Are the Republicans really going to hitch their wagon to Sarah Palin in 2012? The same Sarah Palin who ran John McCain’s campaign aground with her neoconservative platform and her vitriolic personality? Democrats must be holding out hope that they are.
It’s more likely that the Republican Party will stay its current course, which is to drift aimlessly in the doldrums until they figure out which way the wind is blowing. Will the Americans people reject Barack Obama forcefully enough to swing back to the far right, or is the moderate stance the best way to go? It’s too early to tell and while Sarah Palin’s grabbing a lot of attention right now, it’s interesting to see that she is on her own. Nobody from the GOP is eager to back her, not yet.
If the economy heats up and the Democrats are able to maintain control of the House and Senate in 2010 the Republicans might have to embrace Palin and her tired old family values act. It’s all Palin has, but it was also all Bush had. It’s all a matter of selling it. The GOP just has to figure out if that’s how they want to be defined.
The problem with Palin is that she quit the only job she ever had that mattered. Being the mayor of Watchamacallit, Alaska doesn’t even look good on a resume if you’re applying for an assistant manager position at Applebee’s and the knock on Palin’s political experience during the 2008 campaign was valid because she hadn’t been governor long enough to demonstrate an ability to see an administration through its first term. Now she’s quitting before she can stick that feather in her cap.
It’s interesting because Sarah Palin really blew her own horn with regard to her political experience. She seemed genuinely convinced that her short stint at the helm of the least populous state in the US qualified her for the top job in the country. She proudly boasted that her experience was more significant than Barack Obama’s but since she bailed on that job in order to cash in on her popularity you have to wonder what her priorities are.
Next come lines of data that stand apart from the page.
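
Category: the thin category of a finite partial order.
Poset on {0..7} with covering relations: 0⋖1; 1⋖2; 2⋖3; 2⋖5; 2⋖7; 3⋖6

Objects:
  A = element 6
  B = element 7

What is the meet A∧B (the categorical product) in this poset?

Answer: A∧B = 2

Work:
Lower bounds of A=6 and B=7: {0,1,2}
  0 <= 2
  1 <= 2
  2 <= 2
glb = 2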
Sarah Palin will probably be much more formidable this time around but they don’t make a smart pill. If they did, the GOP would have been sneaking them into W’s applesauce for the last 10 years. Palin might actually have the coaching to avoid making a fool out of herself with Katie Couric but she’ll always be one unscripted question away from talking out of her ass. It’s also important to note that she’ll be facing a lot more scrutiny if she has the audacity to take a run at the presidency.
As a VP candidate pulled straight out of left, or perhaps more accurately, right field, Palin didn’t have to endure the slings and arrows of her own party. McCain had already earned the nomination and Palin was little more than window dressing. She just had to look good, exude a little vitality and quietly pander to the religious zealots on the far right.
The problem is that Sarah Palin didn’t want to take a back seat. She dressed in expensive suits, wore jackboots and became an unrepentant media whore. Sarah Palin resented John McCain and opposed his platform. McCain’s advisors publicly expressed outrage and disgust over the way Palin conducted herself. She was a shrill conservative harpy who frightened a lot of McCain’s longtime supporters.
There are a lot of people in the GOP who don’t want to see a return to the Rovian agenda and McCain’s failure on 2008 seemed to make it clear that the time was at hand to step away from religiosity and focus on important issues like taxes, spending and a reasonable approach to security; things McCain stood for back in 2000 when he lost his party’s nomination to George W. Bush. Had the McCain of 2000 campaigned in 2008 he might have won, but the older McCain compromised his personal values by embracing the Christian zealots he once vilified. He thought he had to pander in order to win.
The problem the GOP had in the past election is that the loyal Republican base lost faith. A lot of people felt like the Republican Party had lost its way and they voted for Obama. McCain, who had once been a fierce critic of George W. Bush, rebuilt himself in Bush’s image and Sarah Palin reinforced the message. Her only attribute, aside from her relative youth and camera friendly looks, was her appeal to the far right and with McCain resorting to the fear-mongering Bush, Cheney and Rove artfully employed to silence critics it was too much for reasonable people to bear.
Palin overreacted to David Letterman’s joke about her daughter’s unplanned and unexpected pregnancy. It was a poor joke, not by way of tastefulness but simply in execution. Sarah Palin turned a typical late note groaner into a crime against her family. She milked it for publicity and as the limelight started to fade she bellied up to the podium to announce that she was going to quit her job. Palin might even be convinced that it’s for Alaska’s benefit, and given her intellectual acumen she might have a point, but the fact remains that she was elected to serve a four year term. It was the only term to which she had been elected and couldn’t even follow through on that.
She spun it to sound as though her popularity has put Alaska in a tight spot, but she isn’t the first governor to return to her post after a failed VP bid. Senators and Congressman do it all the time. It’s an accepted part of the process. The problem with Palin is that she’s not content to ride off into the Alaskan sunset and bide her time. She doesn’t want to do her job. She’s too damned important.
If she does manage to become president it’s unlikely a more prestigious gig will reveal itself but vanity plays a big enough role in politics. This country doesn’t need somebody whose only motivation is vanity. The GOP doesn’t need to waste what little credibility it has by supporting her.